UTF-8 encoding
Starting with version 3.1, Simplicité is using by default using the UTF-8 encoding (previous versions were using by default the ISO-8859-1 encoding).
Depending on your installation, using UTF-8 may require some addition configurations described below.
If you experiment any character encoding issues, you must have misconfigured or forgotten something.
JVM
It is required to set the JVM default encoding to UTF-8.
The most reliable way to do it is by adding an explict -Dfile.encoding=UTF-8
to the JVM options.
Note: on Linux it is also possible to set the
LANG
environment variable (e.g.en_US.UTF-8
) either for the account running Tomcat level or, preferably, globally.
Application servers
Tomcat
For Tomcat 6 and 7, the connectors definitions in conf/server.xml
needs to be updated to force UTF-8 for URI encoding:
<Connector URIEncoding="UTF-8" ... />
Starting with Tomcat 8 this is the default, so you only need to change something if you don't use UTF-8.
Databases
HSQLDB
Nothing to do :-)
MySQL
The default encoding of the database must be set to utf8
and the default collation to utf8_unicode_ci
Warning: You can use other language-specific unicode collations instead of the
utf8_unicode_ci
if needed but if you use theutf8_bin
collation, the columns search will be case sensitive
This can be set as server's default in your MySQL config file:
[mysqld]
(...)
collation_server=utf8_unicode_ci
character_set_server=utf8
(...)
Note: when changing these values a database service restart is needed
This can also be set at the database level by:
CREATE DATABASE <database name> DEFAULT CHARACTER SET utf8 [DEFAULT COLLATE utf8_unicode_ci];
This can be also done after creation by:
ALTER DATABASE <database name> DEFAULT CHARACTER SET utf8 [DEFAULT COLLATE utf8_unicode_ci];
In both case defining an explicit collation is not mandatory (the value above is the default value for uft8
chraracter set).
Note 1: for using modern characters such as emoticons, you must use
utf8mb4
character set instead ofuft8
Note 2: If the database was loaded before its character set is set to UTF-8 you must reload it or convert explicitly all tables (see below)

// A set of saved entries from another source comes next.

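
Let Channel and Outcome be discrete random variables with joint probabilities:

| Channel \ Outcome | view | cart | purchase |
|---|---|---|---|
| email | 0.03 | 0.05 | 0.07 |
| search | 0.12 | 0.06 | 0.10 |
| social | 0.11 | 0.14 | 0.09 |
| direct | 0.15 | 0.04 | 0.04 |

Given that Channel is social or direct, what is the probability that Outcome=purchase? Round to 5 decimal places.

P(Channel=social) = 0.11 + 0.14 + 0.09 = 0.34.
P(Channel=direct) = 0.15 + 0.04 + 0.04 = 0.23.
P(Channel ∈ {social, direct}) = 0.34 + 0.23 = 0.57; P(Outcome=purchase, Channel ∈ {social, direct}) = 0.09 + 0.04 = 0.13.
P(Outcome=purchase | Channel ∈ {social, direct}) = 0.13/0.57 = 0.22807.

0.22807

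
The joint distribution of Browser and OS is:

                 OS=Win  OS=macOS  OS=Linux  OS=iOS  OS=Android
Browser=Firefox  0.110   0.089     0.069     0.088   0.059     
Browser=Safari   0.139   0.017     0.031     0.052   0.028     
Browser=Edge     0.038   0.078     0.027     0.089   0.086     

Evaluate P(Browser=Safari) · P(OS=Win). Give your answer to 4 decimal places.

P(Browser=Safari) = 0.139 + 0.017 + 0.031 + 0.052 + 0.028 = 0.267.
P(OS=Win) = 0.110 + 0.139 + 0.038 = 0.287.
Product: 0.267 × 0.287 = 0.0766.

0.0766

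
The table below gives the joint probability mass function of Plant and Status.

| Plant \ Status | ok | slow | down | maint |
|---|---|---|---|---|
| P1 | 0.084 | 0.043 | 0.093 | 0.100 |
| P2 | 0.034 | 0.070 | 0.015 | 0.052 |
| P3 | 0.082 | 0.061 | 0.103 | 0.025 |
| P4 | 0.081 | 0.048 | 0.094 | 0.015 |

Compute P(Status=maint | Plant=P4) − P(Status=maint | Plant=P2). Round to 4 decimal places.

-0.2411

P(Plant=P4) = 0.081 + 0.048 + 0.094 + 0.015 = 0.238; P(Status=maint | Plant=P4) = 0.015/0.238 = 0.06303.
P(Plant=P2) = 0.034 + 0.070 + 0.015 + 0.052 = 0.171; P(Status=maint | Plant=P2) = 0.052/0.171 = 0.30409.
Difference = -0.2411.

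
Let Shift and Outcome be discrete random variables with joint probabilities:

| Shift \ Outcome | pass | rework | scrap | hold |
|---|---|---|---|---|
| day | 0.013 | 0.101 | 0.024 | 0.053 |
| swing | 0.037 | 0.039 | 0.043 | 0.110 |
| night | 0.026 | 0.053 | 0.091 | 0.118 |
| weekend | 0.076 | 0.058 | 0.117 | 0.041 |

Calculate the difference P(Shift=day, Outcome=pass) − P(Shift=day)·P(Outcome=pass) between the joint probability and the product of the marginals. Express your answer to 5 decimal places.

-0.01603

P(Shift=day) = 0.013 + 0.101 + 0.024 + 0.053 = 0.191.
P(Outcome=pass) = 0.013 + 0.037 + 0.026 + 0.076 = 0.152.
P(Shift=day, Outcome=pass) − P(Shift=day)P(Outcome=pass) = 0.013 − 0.191×0.152 = -0.01603.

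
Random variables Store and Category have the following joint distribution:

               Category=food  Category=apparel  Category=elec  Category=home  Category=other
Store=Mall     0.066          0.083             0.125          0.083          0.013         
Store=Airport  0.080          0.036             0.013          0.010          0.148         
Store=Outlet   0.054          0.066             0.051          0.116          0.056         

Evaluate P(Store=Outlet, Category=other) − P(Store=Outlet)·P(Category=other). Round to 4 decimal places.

P(Store=Outlet) = 0.054 + 0.066 + 0.051 + 0.116 + 0.056 = 0.343.
P(Category=other) = 0.013 + 0.148 + 0.056 = 0.217.
P(Store=Outlet, Category=other) − P(Store=Outlet)P(Category=other) = 0.056 − 0.343×0.217 = -0.0184.

-0.0184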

When using the setup package, the db-mysql.properties
must be adjusted for setting UTF-8 support in the JDBC URL of the datasource,
this means the JDBC URL must contains the &characterEncoding=utf8&characterResultSets=utf8
options).
For Tomcat, this results in a datasource descriptor similar to this one:
<Resource
name="jdbc/mysqlexample"
type="javax.sql.DataSource"
auth="Container"
username="<username>"
password="<password>"
driverClassName="com.mysql.jdbc.Driver"
url="jdbc:mysql://<host>:<port>/<database name>?autoReconnect=true&characterEncoding=utf8&characterResultSets=utf8"/>
To check current charset and collation of existing tables you can use:
SHOW TABLE STATUS LIKE '<table name>';
To convert existing tables to UTF-8 you can use:
ALTER TABLE <table name> CONVERT TO CHARACTER SET utf8 COLLATE utf8_unicode_ci;
PostgreSQL
The database must be created with UTF-8 encoding:
create database simplicite encoding 'UTF8' lc_ctype 'en_US.UTF-8' lc_collate 'en_US.UTF-8' template <an UTF-8 database template name>;
Note: if you have created a database using another encoding you must drop it and do it again
No additional configuration is then need at the datasource descriptor level.
Oracle
The unicode support must be present and installed for server. Nothing else is required.
Microsoft SQLServer
No native UTF-8 support (unless using nchar
and nvarchar
types which is not the default).
Note: this constraint does not seem applicable to SQLServer 2017+ on Linux
Custom code
Java and server side scripts
Make sure that you use Globals.getPlatformEncoding()
for designating the platform encoding (instead of hard-coded encoding name)
when you use APIs that have encoding argument(s).
Note: you shouldn't be using such APIs unless you really need to do explicit encoding conversions (e.g. from a ISO-8859-1 encoded file in an adapter).
Custom JSP pages and servlets
If you have custom JSP pages (you shouldn't if you use recent versions of the platform for which external objects must be preferred to custom JSP pages and servlets). you need to adjust the following directive if present :
<%@ page pageEncoding="UTF-8" %>
You should also adjust the following instruction if present in your custom JSP pages and/or servlets:
request.setCharacterEncoding("UTF-8");
Note: If you use the standard API
ServletTool.setHTTPHeaders
method instead of above directive and/or instruction (which is definitely the right approach) you don''t need to do anything._
Others
If you need to convert a text file from ISO-8859-1
to UTF-8
you can, for instance, use the Linux iconv
command line tool:
iconv -f ISO-8859-1 -t UTF-8 iso.txt > utf.txt
Most modern text editors also provide features to convert files from one encoding to another.